Download or read book Exploring World History through Geography written by Julie Crea Dunbar and published by Bloomsbury Publishing USA. This book was released on 2022-09-29 with total page 310 pages. Available in PDF, EPUB and Kindle. Book excerpt: Exploring World History through Geography: From the Cradle of Civilization to a Globalized World takes readers on a fascinating and unique journey through time from many of the earliest world civilizations right into the 21st century. From the early civilizations of ancient Mesopotamia to our present-day globalized society, readers will learn how humans interacted-and still interact-with the environment around them, as well as the environment's role in not only shaping the society's world view but enabling the building of socially stratified and successful civilizations. Not your run-of-the-mill world history tome, this book examines world history through the closely related discipline of geography. The civilizations and events represented in the book, while not exhaustive, were selected to highlight geographic themes and areas of study. Upon completing the book, readers should have a firm understanding of the expansive, cross-curricular study of geography-from the study of world cultures and history to politics to the environment and Earth's physical processes.
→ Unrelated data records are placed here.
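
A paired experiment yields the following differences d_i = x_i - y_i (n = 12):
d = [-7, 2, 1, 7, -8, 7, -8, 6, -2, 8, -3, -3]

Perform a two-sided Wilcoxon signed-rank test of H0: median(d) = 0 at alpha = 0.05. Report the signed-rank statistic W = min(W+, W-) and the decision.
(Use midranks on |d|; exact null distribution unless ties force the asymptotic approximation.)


Step 1: Drop any zero differences (none here) and take |d_i|.
|d| = [7, 2, 1, 7, 8, 7, 8, 6, 2, 8, 3, 3]
Step 2: Midrank |d_i| (ties get averaged ranks).
ranks: |7|->8, |2|->2.5, |1|->1, |7|->8, |8|->11, |7|->8, |8|->11, |6|->6, |2|->2.5, |8|->11, |3|->4.5, |3|->4.5
Step 3: Attach original signs; sum ranks with positive sign and with negative sign.
W+ = 2.5 + 1 + 8 + 8 + 6 + 11 = 36.5
W- = 8 + 11 + 11 + 2.5 + 4.5 + 4.5 = 41.5
(Check: W+ + W- = 78 should equal n(n+1)/2 = 78.)
Step 4: Test statistic W = min(W+, W-) = 36.5.
Step 5: Ties in |d|, so use the tie-corrected normal approximation.
        E[W] = n(n+1)/4 = 12*13/4 = 39.
        Tie groups: |d|=2 (t=2), |d|=3 (t=2), |d|=7 (t=3), |d|=8 (t=3); sum(t^3 - t) = 60.
        Var[W] = n(n+1)(2n+1)/24 - sum(t^3-t)/48 = 3900/24 - 60/48 = 161.25.
        z = (W - E[W]) / sqrt(Var[W]) = (36.5 - 39) / 12.6984 = -0.1969.
        Two-sided p = 2*Phi(z) = 0.843926.
Step 6: alpha = 0.05. fail to reject H0.

W+ = 36.5, W- = 41.5, W = min = 36.5, p = 0.843926, fail to reject H0.


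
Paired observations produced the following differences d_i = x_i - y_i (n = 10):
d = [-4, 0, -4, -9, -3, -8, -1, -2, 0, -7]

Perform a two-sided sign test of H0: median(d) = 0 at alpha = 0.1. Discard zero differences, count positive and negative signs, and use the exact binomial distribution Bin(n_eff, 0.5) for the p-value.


Step 1: Discard zero differences. Original n = 10; n_eff = number of nonzero differences = 8.
Nonzero differences (with sign): -4, -4, -9, -3, -8, -1, -2, -7
Step 2: Count signs: positive = 0, negative = 8.
Step 3: Under H0: P(positive) = 0.5, so the number of positives S ~ Bin(8, 0.5).
Step 4: Two-sided exact p-value = sum of Bin(8,0.5) probabilities at or below the observed probability = 0.007812.
Step 5: alpha = 0.1. reject H0.

n_eff = 8, pos = 0, neg = 8, p = 0.007812, reject H0.


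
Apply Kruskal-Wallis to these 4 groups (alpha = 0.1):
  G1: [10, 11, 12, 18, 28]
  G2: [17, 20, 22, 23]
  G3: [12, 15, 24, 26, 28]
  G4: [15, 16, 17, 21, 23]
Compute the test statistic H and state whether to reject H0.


Step 1: Combine all N = 19 observations and assign midranks.
sorted (value, group, rank): (10,G1,1), (11,G1,2), (12,G1,3.5), (12,G3,3.5), (15,G3,5.5), (15,G4,5.5), (16,G4,7), (17,G2,8.5), (17,G4,8.5), (18,G1,10), (20,G2,11), (21,G4,12), (22,G2,13), (23,G2,14.5), (23,G4,14.5), (24,G3,16), (26,G3,17), (28,G1,18.5), (28,G3,18.5)
Step 2: Sum ranks within each group.
R_1 = 35 (n_1 = 5)
R_2 = 47 (n_2 = 4)
R_3 = 60.5 (n_3 = 5)
R_4 = 47.5 (n_4 = 5)
Step 3: H = 12/(N(N+1)) * sum(R_i^2/n_i) - 3(N+1)
     = 12/(19*20) * (35^2/5 + 47^2/4 + 60.5^2/5 + 47.5^2/5) - 3*20
     = 0.031579 * 1980.55 - 60
     = 2.543684.
Step 4: Ties present; correction factor C = 1 - 30/(19^3 - 19) = 0.995614. Corrected H = 2.543684 / 0.995614 = 2.554890.
Step 5: Under H0, H ~ chi^2(3); p-value = 0.465453.
Step 6: alpha = 0.1. fail to reject H0.

H = 2.5549, df = 3, p = 0.465453, fail to reject H0.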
In addition, they will have a new understanding of the relevance of geography to not only human history but contemporary events, as well as their day-to-day lives. By presenting this history from a slightly different, geographic point of view, Exploring World History through Geography will inspire fresh curiosity in the world, both past and present.
Download or read book Quilts and Women of the Mormon Migrations written by Mary Bywater Cross and published by . This book was released on 1996 with total page 280 pages. Available in PDF, EPUB and Kindle. Book excerpt: Examines the quilts and personal histories of Mormon pioneer women who crossed the U.S. in the 19th century.